The push for bioidentical compounded hormones came after the results of the Women's Health Initiative (WHI) were released in 2002 and 2003. The large, government-sponsored study showed a slightly increased risk of breast cancer and cardiovascular disease in women who took a synthetic form of estrogen/progestin therapy called Prempro and a slightly higher risk of stroke in women who took the estrogen-only therapy, Premarin.
Yet both NAMS and The Endocrine Society warn women about bioidentical hormones, noting that there is no medical or scientific evidence supporting the claim that the results in the WHI had anything to do with the type of hormone therapy used. They also note that there is no evidence that the results would have been different if other types of hormone therapy were used, including bioidentical hormones.
Plus, the reality is that the estrogen used to make bioidentical hormones—estriol—is the same estrogen found in numerous FDA-approved hormonal therapies: the oral medications Estrace and Gynodiol; patches and creams (Climara, Alora, Estraderm, Vivelle); vaginal cream (Estrace); and a vaginal ring (Femring).
The other concern about the bioidentical hormones championed by Somers and others is that they are created in compounding pharmacies. These are special pharmacies that use already approved drugs or natural ingredients to create unique formulations—such as a liquid from a pill for someone who can't swallow pills. These medications do not have FDA approval because they haven't been tested to prove that you can absorb the hormones appropriately to reach the levels in your blood and other tissue required to provide benefits. Plus, there is no scientific evidence about the effects of these medications on the body—either good or bad.
In addition, the FDA does not regulate these pharmacies even though the stores are, in effect, manufacturing tiny amounts of drugs. In January 2008, the FDA sent warning letters to seven compounding pharmacies to stop making unsubstantiated claims about the safety and benefits of compounded estrogens and progesterone, saying there is no evidence that the drugs "are superior to FDA-approved menopausal hormone therapy drugs or that they prevent or treat serious diseases, including Alzheimer's disease, stroke, and various forms of cancer."
Some bioidentical hormones were made with estriol, a weak form of estrogen primarily produced during pregnancy. Since there are no FDA-approved products made with estriol, in 2008 the FDA banned pharmacies from using it, noting that "no drug containing estriol has been approved by FDA and the safety and effectiveness of estriol is unknown."

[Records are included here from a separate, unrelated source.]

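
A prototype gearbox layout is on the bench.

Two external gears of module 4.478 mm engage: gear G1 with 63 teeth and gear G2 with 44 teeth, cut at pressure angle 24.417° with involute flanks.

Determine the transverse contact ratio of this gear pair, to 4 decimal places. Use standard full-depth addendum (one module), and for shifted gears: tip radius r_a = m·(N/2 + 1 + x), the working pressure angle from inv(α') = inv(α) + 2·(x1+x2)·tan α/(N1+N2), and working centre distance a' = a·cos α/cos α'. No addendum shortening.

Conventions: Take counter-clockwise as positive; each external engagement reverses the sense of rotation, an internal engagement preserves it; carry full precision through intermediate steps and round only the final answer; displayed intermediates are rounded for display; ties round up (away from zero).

1.5618

topology: single-mesh involute geometry — m = 4.478, 63T/44T pair
base radii: r_b1 = 128.441010, r_b2 = 89.704832
tip radii: r_a1 = 145.535000, r_a2 = 102.994000
no profile shift: α' = α, a' = a
action lengths: √(r_a1²−r_b1²) = 68.434956, √(r_a2²−r_b2²) = 50.604418
base pitch p_b = π·m·cos α = 12.809820
CR = (68.434956 + 50.604418 − 239.573000·sin 24.41700°)/12.809820 = 1.561769
contact ratio ≈ 1.5618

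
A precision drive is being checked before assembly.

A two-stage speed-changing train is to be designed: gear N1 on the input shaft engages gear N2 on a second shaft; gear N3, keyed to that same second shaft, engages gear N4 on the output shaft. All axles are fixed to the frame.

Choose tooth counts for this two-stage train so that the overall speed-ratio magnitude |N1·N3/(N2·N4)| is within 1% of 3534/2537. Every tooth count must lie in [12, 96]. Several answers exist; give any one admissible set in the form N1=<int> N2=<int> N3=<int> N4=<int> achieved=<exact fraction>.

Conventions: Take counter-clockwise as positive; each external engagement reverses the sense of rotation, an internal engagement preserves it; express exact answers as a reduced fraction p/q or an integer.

N1=38 N2=43 N3=93 N4=59 achieved=3534/2537

class = fixed-axis compound train [2-stage, 3534/2537 wanted]
target = 3534/2537 in lowest terms: an exact hit needs N1·N3 = k·3534 and N2·N4 = k·2537 for one integer k, every count in [12, 96]; additionally prefer no 1:1 stage (N1 ≠ N2, N3 ≠ N4)
k = 1: N1·N3 = 3534 = 38·93, N2·N4 = 2537 = 43·59
achieved = 38·93/(43·59) = 3534/2537; |achieved − target| = 0 ≤ 1767/126850 ✓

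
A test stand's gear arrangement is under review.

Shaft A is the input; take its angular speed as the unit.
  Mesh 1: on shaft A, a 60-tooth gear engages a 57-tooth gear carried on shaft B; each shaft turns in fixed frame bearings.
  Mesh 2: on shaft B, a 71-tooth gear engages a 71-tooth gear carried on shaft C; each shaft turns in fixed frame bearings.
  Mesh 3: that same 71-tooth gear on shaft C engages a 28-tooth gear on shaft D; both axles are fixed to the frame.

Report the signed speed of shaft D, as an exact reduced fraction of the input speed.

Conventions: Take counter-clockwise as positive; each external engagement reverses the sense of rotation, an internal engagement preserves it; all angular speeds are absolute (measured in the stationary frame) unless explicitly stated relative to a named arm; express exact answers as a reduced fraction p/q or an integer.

-355/133

3-mesh fixed-axis compound train (all bearings frame-fixed)
mesh 1 [60T→57T]: |ω|/ω_in = 1×60/57 = 20/19, sense flips to −
mesh 2 [71T→71T]: |ω|/ω_in = (20/19)×71/71 = 20/19, sense flips to +
mesh 3 [71T→28T]: |ω|/ω_in = (20/19)×71/28 = 355/133, sense flips to −
signed output speed (× input speed) = -355/133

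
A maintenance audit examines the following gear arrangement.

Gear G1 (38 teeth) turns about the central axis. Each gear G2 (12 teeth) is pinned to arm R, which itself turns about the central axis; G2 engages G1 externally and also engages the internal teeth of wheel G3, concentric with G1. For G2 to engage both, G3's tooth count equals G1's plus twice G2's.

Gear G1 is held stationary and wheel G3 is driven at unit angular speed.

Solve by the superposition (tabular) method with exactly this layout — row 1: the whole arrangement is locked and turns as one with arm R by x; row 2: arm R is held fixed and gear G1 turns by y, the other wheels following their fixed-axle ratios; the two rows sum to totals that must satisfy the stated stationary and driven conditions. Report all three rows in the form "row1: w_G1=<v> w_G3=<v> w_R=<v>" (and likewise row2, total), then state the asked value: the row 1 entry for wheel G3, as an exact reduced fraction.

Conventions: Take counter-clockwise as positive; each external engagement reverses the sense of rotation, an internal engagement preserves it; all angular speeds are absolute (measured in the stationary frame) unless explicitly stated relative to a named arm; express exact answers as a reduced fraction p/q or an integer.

row1: w_G1=31/50 w_G3=31/50 w_R=31/50
row2: w_G1=-31/50 w_G3=19/50 w_R=0
total: w_G1=0 w_G3=1 w_R=31/50
asked value: 31/50

recognized (axles ride arm R): planetary set, 38/12/62 teeth
superposition row 1 [locked train]: every member turns x
row 2 (arm held, sun turns y): ω_ring = −(38/62)·y, ω_arm = 0
boundary: total ω_sun = x + y = 0 and total ω_ring = x − (38/62)·y = 1  ⇒  y = -31/50, x = 31/50
row 2 ring = −(38/62)·(-31/50) = 19/50
totals (row 1 + row 2): sun 31/50 + (-31/50) = 0, ring 31/50 + 19/50 = 1, arm 31/50 + 0 = 31/50
asked cell (row1, ring) = 31/50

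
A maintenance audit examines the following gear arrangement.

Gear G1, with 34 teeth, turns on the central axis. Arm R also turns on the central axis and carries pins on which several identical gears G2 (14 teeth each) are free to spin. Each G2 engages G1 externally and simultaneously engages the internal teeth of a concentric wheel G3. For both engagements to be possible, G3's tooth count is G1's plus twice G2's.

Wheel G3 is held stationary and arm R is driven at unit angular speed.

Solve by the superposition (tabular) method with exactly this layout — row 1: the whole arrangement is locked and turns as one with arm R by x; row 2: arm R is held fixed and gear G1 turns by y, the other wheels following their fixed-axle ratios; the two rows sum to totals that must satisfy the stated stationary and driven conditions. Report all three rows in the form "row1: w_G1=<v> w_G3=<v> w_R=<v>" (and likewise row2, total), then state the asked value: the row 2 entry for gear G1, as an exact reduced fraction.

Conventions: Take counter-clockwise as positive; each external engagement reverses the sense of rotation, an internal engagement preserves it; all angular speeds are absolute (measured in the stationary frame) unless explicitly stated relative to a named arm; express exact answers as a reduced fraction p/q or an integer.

planetary set (34T centre, 14T on arm, 62T internal) — Willis relation
row 1: whole set turns with the arm by x
row 2 (arm held, sun turns y): ω_ring = −(34/62)·y, ω_arm = 0
boundary: total ω_ring = x − (34/62)·y = 0 and total ω_arm = x = 1  ⇒  y = 31/17, x = 1
row 2 ring = −(34/62)·31/17 = -1
totals (row 1 + row 2): sun 1 + 31/17 = 48/17, ring 1 + (-1) = 0, arm 1 + 0 = 1
asked cell (row2, sun) = 31/17

row1: w_G1=1 w_G3=1 w_R=1
row2: w_G1=31/17 w_G3=-1 w_R=0
total: w_G1=48/17 w_G3=0 w_R=1
asked value: 31/17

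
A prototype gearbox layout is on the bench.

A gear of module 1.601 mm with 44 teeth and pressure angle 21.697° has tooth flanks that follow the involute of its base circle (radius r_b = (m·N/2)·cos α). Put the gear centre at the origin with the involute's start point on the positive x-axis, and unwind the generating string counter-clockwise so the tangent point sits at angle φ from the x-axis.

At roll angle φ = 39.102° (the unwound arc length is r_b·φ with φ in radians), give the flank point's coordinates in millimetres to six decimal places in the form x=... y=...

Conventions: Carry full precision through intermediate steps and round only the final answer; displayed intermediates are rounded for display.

x=39.483093 y=3.308604

single-mesh involute tooth geometry (44T wheel at module 1.601)
pitch radius r_p = m·N/2 = 1.601·44/2 = 35.222000
base radius r_b = r_p·cos α = 35.222000·cos 21.697° = 32.726589
roll angle φ = 39.102° = 0.68245864 rad
x = r_b·(cos φ + φ·sin φ) = 39.483093
y = r_b·(sin φ − φ·cos φ) = 3.308604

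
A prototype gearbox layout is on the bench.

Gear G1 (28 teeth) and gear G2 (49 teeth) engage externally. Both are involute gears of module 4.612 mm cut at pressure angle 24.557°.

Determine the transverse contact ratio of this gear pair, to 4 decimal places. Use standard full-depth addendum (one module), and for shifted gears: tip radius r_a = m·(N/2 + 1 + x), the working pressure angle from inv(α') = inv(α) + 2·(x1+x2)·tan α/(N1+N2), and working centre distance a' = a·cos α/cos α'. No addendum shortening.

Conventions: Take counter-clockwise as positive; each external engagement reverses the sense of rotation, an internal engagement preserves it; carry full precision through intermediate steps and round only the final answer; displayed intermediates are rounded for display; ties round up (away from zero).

recognized (one external pair, fixed centres): single-mesh tooth geometry, m = 4.612, N1 = 28, N2 = 49
base radii: r_b1 = 58.727713, r_b2 = 102.773497
tip radii: r_a1 = 69.180000, r_a2 = 117.606000
no profile shift: α' = α, a' = a
action lengths: √(r_a1²−r_b1²) = 36.564028, √(r_a2²−r_b2²) = 57.173242
base pitch p_b = π·m·cos α = 13.178468
CR = (36.564028 + 57.173242 − 177.562000·sin 24.55700°)/13.178468 = 1.513287
contact ratio ≈ 1.5133

1.5133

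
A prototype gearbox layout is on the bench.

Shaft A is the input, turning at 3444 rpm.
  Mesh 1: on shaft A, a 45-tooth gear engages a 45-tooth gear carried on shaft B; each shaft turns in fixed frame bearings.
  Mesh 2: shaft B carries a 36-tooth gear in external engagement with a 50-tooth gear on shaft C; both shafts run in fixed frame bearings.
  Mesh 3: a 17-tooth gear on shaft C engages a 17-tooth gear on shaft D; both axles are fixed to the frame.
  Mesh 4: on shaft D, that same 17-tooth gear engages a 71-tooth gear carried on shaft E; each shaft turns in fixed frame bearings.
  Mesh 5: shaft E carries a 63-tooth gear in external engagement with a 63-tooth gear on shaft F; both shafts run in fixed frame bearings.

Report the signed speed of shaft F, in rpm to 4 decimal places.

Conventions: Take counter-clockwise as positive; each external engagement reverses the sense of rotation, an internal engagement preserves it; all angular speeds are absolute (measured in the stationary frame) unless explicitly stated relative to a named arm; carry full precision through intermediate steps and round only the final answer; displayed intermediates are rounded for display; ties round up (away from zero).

-593.7262 rpm

5-mesh fixed-axis compound train (all bearings frame-fixed)
mesh 1 [45T→45T]: ω = 3444.0000×45/45 = 3444.0000 rpm, sense flips to −
mesh 2 [36T→50T]: ω = 3444.0000×36/50 = 2479.6800 rpm, sense flips to +
mesh 3 [17T→17T]: ω = 2479.6800×17/17 = 2479.6800 rpm, sense flips to −
mesh 4 [17T→71T]: ω = 2479.6800×17/71 = 593.7262 rpm, sense flips to +
mesh 5 [63T→63T]: ω = 593.7262×63/63 = 593.7262 rpm, sense flips to −
signed output speed = -593.7262 rpm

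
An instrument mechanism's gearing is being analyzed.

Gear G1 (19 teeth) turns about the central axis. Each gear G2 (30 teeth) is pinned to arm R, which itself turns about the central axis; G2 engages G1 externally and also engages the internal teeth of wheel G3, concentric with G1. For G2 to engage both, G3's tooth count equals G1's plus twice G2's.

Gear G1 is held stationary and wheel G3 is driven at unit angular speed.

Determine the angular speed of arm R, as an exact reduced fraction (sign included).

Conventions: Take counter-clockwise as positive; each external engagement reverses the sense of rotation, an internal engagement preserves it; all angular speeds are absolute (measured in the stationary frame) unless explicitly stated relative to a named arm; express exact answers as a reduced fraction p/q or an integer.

class = planetary set [G3 = 19+2·30 = 79; Willis about the carrier]
ring teeth: 19 + 2·30 = 79
19(ω_sun−ω_arm) = −79(ω_ring−ω_arm),  ω_sun = 0, ω_ring = 1
19(0−ω_arm) = −79(1−ω_arm)  ⇒  98·ω_arm = 79  ⇒  ω_arm = 79/98
exact speed ratio = 79/98

79/98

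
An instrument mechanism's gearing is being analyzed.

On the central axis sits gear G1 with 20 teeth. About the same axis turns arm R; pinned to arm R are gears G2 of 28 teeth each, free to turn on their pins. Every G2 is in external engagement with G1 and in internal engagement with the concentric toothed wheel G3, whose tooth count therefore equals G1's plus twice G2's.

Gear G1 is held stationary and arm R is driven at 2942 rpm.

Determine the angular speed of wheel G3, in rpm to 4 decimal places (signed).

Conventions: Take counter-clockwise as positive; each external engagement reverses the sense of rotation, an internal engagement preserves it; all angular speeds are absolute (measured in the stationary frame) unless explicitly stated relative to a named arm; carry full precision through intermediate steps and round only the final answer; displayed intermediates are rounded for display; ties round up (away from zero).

class = planetary set [G3 = 20+2·28 = 76; Willis about the carrier]
normalise by the input: solve with ω_arm = 1, then scale by 2942 rpm
ring teeth: 20 + 2·28 = 76
20(ω_sun−ω_arm) = −76(ω_ring−ω_arm),  ω_sun = 0, ω_arm = 1
ω_ring = 1 − (20/76)(0−1) = 24/19
scale: ω_ring = 24/19 × 2942 rpm = +3716.2105 rpm

+3716.2105 rpm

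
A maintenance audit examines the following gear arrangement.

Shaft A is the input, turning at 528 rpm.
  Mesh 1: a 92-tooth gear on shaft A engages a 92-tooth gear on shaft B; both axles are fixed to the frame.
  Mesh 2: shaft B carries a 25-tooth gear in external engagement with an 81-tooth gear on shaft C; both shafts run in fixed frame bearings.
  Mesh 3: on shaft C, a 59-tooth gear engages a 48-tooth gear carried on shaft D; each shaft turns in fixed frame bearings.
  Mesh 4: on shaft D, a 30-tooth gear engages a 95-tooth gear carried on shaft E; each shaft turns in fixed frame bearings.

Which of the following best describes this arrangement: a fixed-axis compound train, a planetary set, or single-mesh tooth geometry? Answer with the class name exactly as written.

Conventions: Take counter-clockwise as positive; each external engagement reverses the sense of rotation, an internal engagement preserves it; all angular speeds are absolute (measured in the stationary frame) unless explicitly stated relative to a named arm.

fixed-axis compound train

recognized (5 fixed axles, 4 meshes): fixed-axis compound train
classification: fixed-axis compound train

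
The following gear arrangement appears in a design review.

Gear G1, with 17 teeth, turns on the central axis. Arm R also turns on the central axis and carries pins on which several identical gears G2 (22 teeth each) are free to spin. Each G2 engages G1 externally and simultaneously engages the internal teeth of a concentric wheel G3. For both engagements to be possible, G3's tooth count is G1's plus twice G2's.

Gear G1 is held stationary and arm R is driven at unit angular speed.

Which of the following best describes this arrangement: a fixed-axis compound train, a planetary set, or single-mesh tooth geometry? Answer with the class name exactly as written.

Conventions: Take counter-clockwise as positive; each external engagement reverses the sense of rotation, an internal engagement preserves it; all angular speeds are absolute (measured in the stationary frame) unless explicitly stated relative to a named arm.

topology: planetary set — G1 17T / G2 22T / G3 61T, arm = carrier (Willis)
classification: planetary set

planetary set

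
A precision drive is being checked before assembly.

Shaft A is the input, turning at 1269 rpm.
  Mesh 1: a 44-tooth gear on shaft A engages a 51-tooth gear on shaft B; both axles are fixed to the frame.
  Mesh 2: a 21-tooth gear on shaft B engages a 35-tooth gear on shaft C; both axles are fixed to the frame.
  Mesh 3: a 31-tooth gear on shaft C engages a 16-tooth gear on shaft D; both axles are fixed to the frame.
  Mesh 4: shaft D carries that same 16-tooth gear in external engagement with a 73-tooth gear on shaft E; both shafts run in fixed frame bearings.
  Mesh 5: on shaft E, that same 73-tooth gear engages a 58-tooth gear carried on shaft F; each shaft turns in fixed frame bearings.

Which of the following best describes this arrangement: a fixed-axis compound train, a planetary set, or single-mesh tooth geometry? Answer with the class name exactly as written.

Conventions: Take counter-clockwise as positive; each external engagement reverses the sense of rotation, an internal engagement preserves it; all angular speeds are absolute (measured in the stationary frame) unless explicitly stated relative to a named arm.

fixed-axis compound train

class = fixed-axis compound train [5 meshes; 5 ratios multiply, 5 sense flips]
classification: fixed-axis compound train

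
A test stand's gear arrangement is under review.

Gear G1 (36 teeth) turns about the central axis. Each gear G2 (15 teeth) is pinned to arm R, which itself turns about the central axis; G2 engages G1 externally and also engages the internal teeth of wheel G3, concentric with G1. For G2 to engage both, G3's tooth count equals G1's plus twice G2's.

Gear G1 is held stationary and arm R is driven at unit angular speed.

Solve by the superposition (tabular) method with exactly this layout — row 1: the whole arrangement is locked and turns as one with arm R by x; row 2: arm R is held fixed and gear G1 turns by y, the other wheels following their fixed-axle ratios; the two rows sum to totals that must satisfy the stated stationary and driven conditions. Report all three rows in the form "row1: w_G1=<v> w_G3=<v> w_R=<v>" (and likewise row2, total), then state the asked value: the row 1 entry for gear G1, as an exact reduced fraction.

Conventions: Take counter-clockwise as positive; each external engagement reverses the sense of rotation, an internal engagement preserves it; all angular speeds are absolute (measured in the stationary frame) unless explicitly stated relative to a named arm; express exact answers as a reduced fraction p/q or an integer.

row1: w_G1=1 w_G3=1 w_R=1
row2: w_G1=-1 w_G3=6/11 w_R=0
total: w_G1=0 w_G3=17/11 w_R=1
asked value: 1

recognized (axles ride arm R): planetary set, 36/15/66 teeth
row 1: whole set turns with the arm by x
row 2: sun turns y, ring = −(36/66)·y, arm 0
boundary: total ω_sun = x + y = 0 and total ω_arm = x = 1  ⇒  y = -1, x = 1
row 2 ring = −(36/66)·(-1) = 6/11
totals (row 1 + row 2): sun 1 + (-1) = 0, ring 1 + 6/11 = 17/11, arm 1 + 0 = 1
asked cell (row1, sun) = 1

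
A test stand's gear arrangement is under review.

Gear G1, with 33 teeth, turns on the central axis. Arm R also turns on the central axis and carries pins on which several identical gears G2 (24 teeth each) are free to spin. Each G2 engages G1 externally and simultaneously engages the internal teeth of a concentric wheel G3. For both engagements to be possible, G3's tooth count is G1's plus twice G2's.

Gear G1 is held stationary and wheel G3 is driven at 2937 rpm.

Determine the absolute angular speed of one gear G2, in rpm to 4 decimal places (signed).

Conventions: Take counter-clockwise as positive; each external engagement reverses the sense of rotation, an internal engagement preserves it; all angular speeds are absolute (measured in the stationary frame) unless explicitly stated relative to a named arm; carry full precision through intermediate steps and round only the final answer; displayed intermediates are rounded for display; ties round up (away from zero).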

Among the many claims for estriol was it had a much lower risk of breast cancer than other types of supplemental estrogen. This is based on a theory espoused in the 1970s but never proven. In fact, high levels of any of the three types of estrogen a woman produces herself—estradiol, estrone (the least prevalent of the three types) and estriol—can stimulate the growth of breast cells and increase the risk of breast cancer.
As for claims that bioidentical hormones are more "natural" than those mass produced, the estrogen used in the most commonly used hormone therapies—Prempro (conjugated estrogen and medroxyprogesterone) and Premarin (conjugated estrogen)—are made from a natural ingredient: pregnant mares' urine.
Compounded progesterone uses plant-based progesterone (which is not bioidentical) to create progesterone cream. However, the primary reason for prescribing progesterone with estrogen therapy is to prevent the estrogen from stimulating the uterine lining, which can cause uterine cancer. There is no evidence, however, that topical progesterone has this effect.
There is also no evidence that bioidentical progesterone increases metabolism, helps you lose weight, reduces the risk of heart disease or counteracts the effects of stress hormones, as some proponents claim. However, there is some evidence that women experience greater relief from peri- and post-menopausal symptoms when they take hormone therapy with progesterone rather than products made with synthetic progestins.